Only immediate climate action can save the future. If we don’t take action, the collapse of our civilisations and the extinction of much of the natural world is on the horizon.
Now is not the time for inaction and diversion. Humans must directly tackle this most serious and intractable problem.
Why do we not respond to the crisis?
Today we are faced with multiple interrelated crises. For example, the threat of catastrophic climate change or equally catastrophic thermonuclear war, as well the threat of widespread famine. These threats to human existence and to the biosphere demand a prompt and rational response; but because of institutional and cultural inertia, we are failing to take the steps that are necessary to avoid disaster.
Only immediate action can save the future
Immediate action to halt the extraction of fossil fuels and greatly reduce the emission of CO2 and other greenhouse gasses is needed to save the long-term future of human civilization and the biosphere.
At the opening ceremony of United Nations-sponsored climate talks in Katowice, Poland, (COP24), Sir David Attenborough, a renowned environmentalist worldwide, spoke honestly and directly about this grave problem.
“Right now, we are facing a man-made disaster of global scale. Our greatest in thousands of years. Climate change. If we don’t take action, the collapse of our civilizations and the extinction of much of the natural world is on the horizon. The world’s people have spoken. Their message is clear. Time is running out. They want you, the decision-makers, to act now.”
Antonio Guterres, UN Secretary-General, said climate change was already “a matter of life and death” for many countries. He added that the world is “nowhere near where it needs to be” on the transition to a low-carbon economy.
Swedish student Greta Thunberg is a 16-year-old who has launched a climate protest movement in her country.
She said, in a short but very articulate speech after that of UN leader Antonio Guterres:
“Some people say that I should be in school instead. Some people say that I should study to become a climate scientist so that I can ‘solve the climate crisis’. But the climate crisis has already been solved. We already have all the facts and solutions.”
She added: “Why should I be studying for a future that soon may be no more, when no one is doing anything to save that future? And what is the point of learning facts when the most important facts clearly mean nothing to our society?”
Thunberg continued: “Today we use 100 million barrels of oil every single day. There are no politics to change that. There are no rules to keep that oil in the ground. So we can’t save the world by playing by the rules. Because the rules have to be changed.”
She concluded by saying that “since our leaders are behaving like children, we will have to take the responsibility they should have taken long ago.”
Our responsibility to future generations and the biosphere
All of the technology needed for the replacement of fossil fuels by renewable energy is already in place. In 2016, they supplied 24 per cent of electric generation energy, increasing by about 6%. And they are growing rapidly. Because of the remarkable properties of exponential growth, this will mean that renewables will soon become a major supplier of the world’s energy requirements — despite bitter opposition from the fossil fuel industry.
Both wind and solar energy can now compete economically with fossil fuels. This situation will become even more pronounced if more countries put a tax on carbon emissions, as Finland, the Netherlands, Norway, Costa Rica, the United Kingdom and Ireland already have done.
Much research and thought have also been devoted to the concept of a steady-state economy. The only thing that is lacking is political will. It is up to the people of the world to make their collective will felt.
History has given to our generation an enormous responsibility towards future generations. We must achieve a new kind of economy, a steady-state economy. We must stabilise the global population. We must replace fossil fuels with renewable energy. We must abolish nuclear weapons. We must end the institution of war.

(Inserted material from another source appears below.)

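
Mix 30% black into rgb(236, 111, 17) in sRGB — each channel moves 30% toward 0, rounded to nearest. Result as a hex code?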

We must reclaim democracy in our own countries when it has been lost. We must replace nationalism by a just system of international law. We must prevent the degradation of the earth’s environment. We must act with dedication and fearlessness to save the future of the earth for human civilization and for the plants and animals with which we share the gift of life.
Hope: We can still change
Here is what Greta Thunberg says about hope:
“And yes, we do need hope. Of course, we do. But the one thing we need more than hope is action. Once we start to act, hope is everywhere. So instead of looking for hope, look for action. Then and only then, hope will come today.”
John Scales Avery is a theoretical chemist at the University of Copenhagen. He is noted for his books and research publications in quantum chemistry, thermodynamics, evolution, and history of science. Since 1990 he has been the Chairman of the Danish National Group of Pugwash Conferences on Science and World Affairs (Nobel Peace Prize, 1995).